Aber wenn Dresden falsch war, wie konnte dann Hamburg richtig sein? Oder wie konnte Rotterdam (das die Wehrmacht dem Erdboden gleich machten, d.Red.) richtig sein? Oder der Völkermord an den Armeniern oder das Massaker von My Lai? Wie lässt sich irgendetwas davon rechtfertigen?“ Wie die gezielten russischen Bombardements gegen nichtmilitärische Ziele in der Ukraine, gegen Schulen, Kindergärten, Wohnhäuser ohne militärischen Belang? Wie die offenbar nicht nur den Hamas-TerroristInnen gewidmete Zerstörung des Gazastreifens durch die israelische Armee?
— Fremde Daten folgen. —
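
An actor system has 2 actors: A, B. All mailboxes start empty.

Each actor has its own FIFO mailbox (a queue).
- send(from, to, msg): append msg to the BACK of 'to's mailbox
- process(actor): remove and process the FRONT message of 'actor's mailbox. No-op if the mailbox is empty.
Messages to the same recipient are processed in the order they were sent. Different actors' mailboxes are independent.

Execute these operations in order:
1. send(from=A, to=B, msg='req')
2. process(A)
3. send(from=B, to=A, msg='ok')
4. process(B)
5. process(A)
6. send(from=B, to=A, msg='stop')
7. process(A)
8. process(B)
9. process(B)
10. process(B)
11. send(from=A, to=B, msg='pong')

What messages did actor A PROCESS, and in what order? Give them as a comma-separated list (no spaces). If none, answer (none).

Answer: ok,stop

Derivation:
After 1 (send(from=A, to=B, msg='req')): A:[] B:[req]
After 2 (process(A)): A:[] B:[req]
After 3 (send(from=B, to=A, msg='ok')): A:[ok] B:[req]
After 4 (process(B)): A:[ok] B:[]
After 5 (process(A)): A:[] B:[]
After 6 (send(from=B, to=A, msg='stop')): A:[stop] B:[]
After 7 (process(A)): A:[] B:[]
After 8 (process(B)): A:[] B:[]
After 9 (process(B)): A:[] B:[]
After 10 (process(B)): A:[] B:[]
After 11 (send(from=A, to=B, msg='pong')): A:[] B:[pong]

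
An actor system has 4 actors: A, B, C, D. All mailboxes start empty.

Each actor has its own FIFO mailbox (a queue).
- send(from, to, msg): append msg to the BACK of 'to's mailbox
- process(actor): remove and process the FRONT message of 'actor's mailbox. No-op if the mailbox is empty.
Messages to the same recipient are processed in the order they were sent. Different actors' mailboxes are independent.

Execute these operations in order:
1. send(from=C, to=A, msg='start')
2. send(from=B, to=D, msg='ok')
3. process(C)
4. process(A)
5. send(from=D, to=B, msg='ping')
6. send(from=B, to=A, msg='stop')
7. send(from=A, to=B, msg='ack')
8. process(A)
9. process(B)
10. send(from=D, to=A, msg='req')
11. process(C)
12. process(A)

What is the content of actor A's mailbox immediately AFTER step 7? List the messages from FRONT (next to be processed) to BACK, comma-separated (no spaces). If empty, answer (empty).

After 1 (send(from=C, to=A, msg='start')): A:[start] B:[] C:[] D:[]
After 2 (send(from=B, to=D, msg='ok')): A:[start] B:[] C:[] D:[ok]
After 3 (process(C)): A:[start] B:[] C:[] D:[ok]
After 4 (process(A)): A:[] B:[] C:[] D:[ok]
After 5 (send(from=D, to=B, msg='ping')): A:[] B:[ping] C:[] D:[ok]
After 6 (send(from=B, to=A, msg='stop')): A:[stop] B:[ping] C:[] D:[ok]
After 7 (send(from=A, to=B, msg='ack')): A:[stop] B:[ping,ack] C:[] D:[ok]

stop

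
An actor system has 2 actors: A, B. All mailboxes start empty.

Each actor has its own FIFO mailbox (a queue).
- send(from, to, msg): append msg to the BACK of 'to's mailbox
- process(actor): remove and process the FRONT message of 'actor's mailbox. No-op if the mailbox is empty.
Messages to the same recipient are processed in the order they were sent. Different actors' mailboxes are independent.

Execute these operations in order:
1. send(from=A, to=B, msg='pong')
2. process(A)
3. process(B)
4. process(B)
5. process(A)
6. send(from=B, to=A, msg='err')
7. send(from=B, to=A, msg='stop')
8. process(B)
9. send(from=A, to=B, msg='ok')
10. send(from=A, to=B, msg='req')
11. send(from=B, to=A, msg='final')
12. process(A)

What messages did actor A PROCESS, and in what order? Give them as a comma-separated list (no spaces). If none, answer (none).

After 1 (send(from=A, to=B, msg='pong')): A:[] B:[pong]
After 2 (process(A)): A:[] B:[pong]
After 3 (process(B)): A:[] B:[]
After 4 (process(B)): A:[] B:[]
After 5 (process(A)): A:[] B:[]
After 6 (send(from=B, to=A, msg='err')): A:[err] B:[]
After 7 (send(from=B, to=A, msg='stop')): A:[err,stop] B:[]
After 8 (process(B)): A:[err,stop] B:[]
After 9 (send(from=A, to=B, msg='ok')): A:[err,stop] B:[ok]
After 10 (send(from=A, to=B, msg='req')): A:[err,stop] B:[ok,req]
After 11 (send(from=B, to=A, msg='final')): A:[err,stop,final] B:[ok,req]
After 12 (process(A)): A:[stop,final] B:[ok,req]

Answer: err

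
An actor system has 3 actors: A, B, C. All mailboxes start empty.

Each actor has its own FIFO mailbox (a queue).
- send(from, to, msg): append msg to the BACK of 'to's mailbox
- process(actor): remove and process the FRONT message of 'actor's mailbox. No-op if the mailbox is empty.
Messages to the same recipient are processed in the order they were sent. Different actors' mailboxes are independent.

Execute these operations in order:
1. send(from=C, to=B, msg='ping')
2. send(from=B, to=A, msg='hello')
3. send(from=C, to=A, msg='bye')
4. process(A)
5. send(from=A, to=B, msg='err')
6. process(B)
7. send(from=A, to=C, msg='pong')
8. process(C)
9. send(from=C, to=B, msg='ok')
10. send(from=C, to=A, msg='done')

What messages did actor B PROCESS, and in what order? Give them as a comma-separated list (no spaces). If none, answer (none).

Answer: ping

Derivation:
After 1 (send(from=C, to=B, msg='ping')): A:[] B:[ping] C:[]
After 2 (send(from=B, to=A, msg='hello')): A:[hello] B:[ping] C:[]
After 3 (send(from=C, to=A, msg='bye')): A:[hello,bye] B:[ping] C:[]
After 4 (process(A)): A:[bye] B:[ping] C:[]
After 5 (send(from=A, to=B, msg='err')): A:[bye] B:[ping,err] C:[]
After 6 (process(B)): A:[bye] B:[err] C:[]
After 7 (send(from=A, to=C, msg='pong')): A:[bye] B:[err] C:[pong]
After 8 (process(C)): A:[bye] B:[err] C:[]
After 9 (send(from=C, to=B, msg='ok')): A:[bye] B:[err,ok] C:[]
After 10 (send(from=C, to=A, msg='done')): A:[bye,done] B:[err,ok] C:[]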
Kris Hendrix, der das militärische Dilemma aufblättert, lässt in seinen Ausführungen keinen Zweifel daran, dass der Krieg gegen das nationalsozialistische Deutschland in jeder Hinsicht berechtigt war: 1943 war keineswegs sicher, dass die Alliierten den deutschen NS-Horror besiegen würden.
Was aus jüngeren Quellen auch hervorgeht, ist, dass die britische Bevölkerung, die die Nazis durch die Bombardements von London und Coventry 1940/1941 – mit Zehntausendend Toten – zu fürchten hatten, „Bomber“ Arthur Harris nach wie vor für einen anständigen Mann hält, einer, der ein gerechtes Projekt ins Werk setzte. Und zugleich doch, so ermittelt durch Umfragen, nur sehr begrenzt Schadenfreude empfanden, als sie von den Luftschlachten über Deutschland erfuhren: Man sorgte sich um die ZivilistInnen, so hörten es geheimdienstliche wie zivilgesellschaftliche Demoskopen, nicht jedoch um Nazideutschland.